Pandas data wrangling — filtering, grouping, merging, pivoting, and reshaping — is what you'll do for 80% of any real analysis. The vocabulary is small: five verbs cover almost everything.

Filter — select rows

python

# Boolean mask
tier1 = df[df['tier'] == 1]
big = df[df['assets_bn'] > 1000]
both = df[(df['tier'] == 1) & (df['assets_bn'] > 1000)]

# query() — readable for complex filters
df.query('tier == 1 and assets_bn > 1000')

Group-by aggregate — split, apply, combine

groupby is the most powerful single operation in pandas. It splits the DataFrame by a key, applies an aggregation, and combines the results.

python

df.groupby('tier')['assets_bn'].sum()
df.groupby('tier').agg({'assets_bn': 'sum', 'bank': 'count'})

# Multiple keys
df.groupby(['tier', 'region'])['assets_bn'].mean()

Merge — join two DataFrames

python

merged = pd.merge(df_left, df_right, on='bank', how='inner')
# how can be: 'inner', 'left', 'right', 'outer'

Pivot and melt — reshape wide↔long

python

# Long → wide
wide = df.pivot(index='month', columns='bank', values='rate')

# Wide → long
long = wide.melt(ignore_index=False, var_name='bank', value_name='rate').reset_index()

Method chaining

Pandas methods return DataFrames, which lets you chain operations into a pipeline.
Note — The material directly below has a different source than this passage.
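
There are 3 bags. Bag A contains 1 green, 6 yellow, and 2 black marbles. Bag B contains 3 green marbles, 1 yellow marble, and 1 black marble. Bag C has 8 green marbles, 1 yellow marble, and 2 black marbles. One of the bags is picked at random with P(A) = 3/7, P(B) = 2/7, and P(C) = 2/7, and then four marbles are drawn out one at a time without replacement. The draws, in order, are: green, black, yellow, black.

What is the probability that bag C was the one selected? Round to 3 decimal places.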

This is the single most readable way to express a multi-step transformation.

python

result = (
    df
    .query('tier == 1')
    .groupby('region')['assets_bn']
    .sum()
    .sort_values(ascending=False)
    .head(5)
)

Method chaining is the Pythonic data style

Each step does one thing. The pipeline reads top-to-bottom. Compare to nesting: head(5)(sort_values(False)(...)) is unreadable. Chain it.

Exercise

Using bankrates, group by month and compute the mean lending_rate.